From Seamen to Pensioners
Black Greenwich Pensioners hailed from all parts of the Caribbean, West Africa, the Americas and Great Britain. Before joining the Royal Navy some were merchant seamen, carpenters or enslaved plantation workers. One had been a Marylebone pub landlord.
This picture from the cover of a piece of music called The Life of a Sailor, dating from about 1860, is called The Yarn. It shows five shipmates, one of them Black, relaxing on deck.

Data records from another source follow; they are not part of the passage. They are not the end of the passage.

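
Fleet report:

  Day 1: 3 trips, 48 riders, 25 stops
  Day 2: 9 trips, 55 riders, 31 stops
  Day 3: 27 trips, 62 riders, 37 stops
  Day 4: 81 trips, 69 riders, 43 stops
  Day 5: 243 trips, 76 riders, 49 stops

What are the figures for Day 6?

For the trips, ×3 each step: 3, 9, 27, 81, 243 → 729.
Riders: 48, 55, 62, 69, 76 → 83 (+7 each step).
Stops goes 25, 31, 37, 43, 49 → 55 (+6 each step).
So the next line is 729 trips, 83 riders, 55 stops.

729 trips, 83 riders, 55 stops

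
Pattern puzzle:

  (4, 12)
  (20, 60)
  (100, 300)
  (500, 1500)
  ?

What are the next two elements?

First value: ×5 each step, so 4, 20, 100, 500 → 2500 → 12500.
Second value goes 12, 60, 300, 1500 → 7500 → 37500 (always 3 × the first value).
So the next two elements are (2500, 7500) and (12500, 37500).

(2500, 7500), (12500, 37500)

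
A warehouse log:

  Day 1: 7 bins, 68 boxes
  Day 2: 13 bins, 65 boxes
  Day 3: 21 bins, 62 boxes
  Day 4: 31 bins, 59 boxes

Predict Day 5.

For the bins, differences are 6, 8, 10, … (increasing by 2 each time): 7, 13, 21, 31 → 43.
Boxes: 68, 65, 62, 59 → 56 (−3 each step).
Putting it together: 43 bins, 56 boxes.

43 bins, 56 boxes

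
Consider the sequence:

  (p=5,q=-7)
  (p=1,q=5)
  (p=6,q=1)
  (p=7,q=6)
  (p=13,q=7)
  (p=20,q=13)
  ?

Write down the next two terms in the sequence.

P — each term is the sum of the two before it: 5, 1, 6, 7, 13, 20 → 33 → 53.
Q: always the previous value of the p; -7, 5, 1, 6, 7, 13 → 20 → 33.
So the next two terms are (p=33,q=20) and (p=53,q=33).

(p=33,q=20), (p=53,q=33)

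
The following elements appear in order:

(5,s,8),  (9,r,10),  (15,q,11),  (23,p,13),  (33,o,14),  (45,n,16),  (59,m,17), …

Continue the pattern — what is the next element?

(75,l,19)

First slot goes 5, 9, 15, 23, 33, 45, 59 → 75 (differences are 4, 6, 8, … (increasing by 2 each time)).
Letter: letters move back 1 place in the alphabet; s, r, q, p, o, n, m → l.
Third slot: alternating steps +2, +1, +2, +1, …, so 8, 10, 11, 13, 14, 16, 17 → 19.
Putting it together: (75,l,19).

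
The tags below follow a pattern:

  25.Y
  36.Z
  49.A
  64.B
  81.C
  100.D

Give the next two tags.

First component: 25, 36, 49, 64, 81, 100 → 121 → 144 (perfect squares: 5², 6², 7², …).
Letter — letters move forward 1 place in the alphabet, wrapping Z→A: Y, Z, A, B, C, D → E → F.
Putting the parts together: 121.E and then 144.F.

121.E then 144.F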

© National Maritime Museum, Greenwich
For most Black seamen the transition to Greenwich Pensioner was straightforward. They were accustomed to living alongside Europeans, having messed with them for years as shipmates. The cramped conditions below decks and a diet of beef, mutton, cheese, bread and beer would have prepared them for life at Greenwich Hospital.
Pensioners go into the West Dining Hall in the Undercroft of the King William Building at Greenwich Hospital. One is a Black veteran with grizzled white hair. Two of the Pensioners carry jugs to bring away tea or another drink.
London Illustrated News, 25 March 1865. Photographed by Ardon Bar-Hama
For Black men who had been petty officers at sea, life on land might have involved some loss of status. Rank and experience would count for little against the everyday slights they would face outside the Navy.
Married men and those with families often lived close to the Hospital as Out-Pensioners. A second source of income or a return to sea was sometimes needed to supplement their meagre pensions.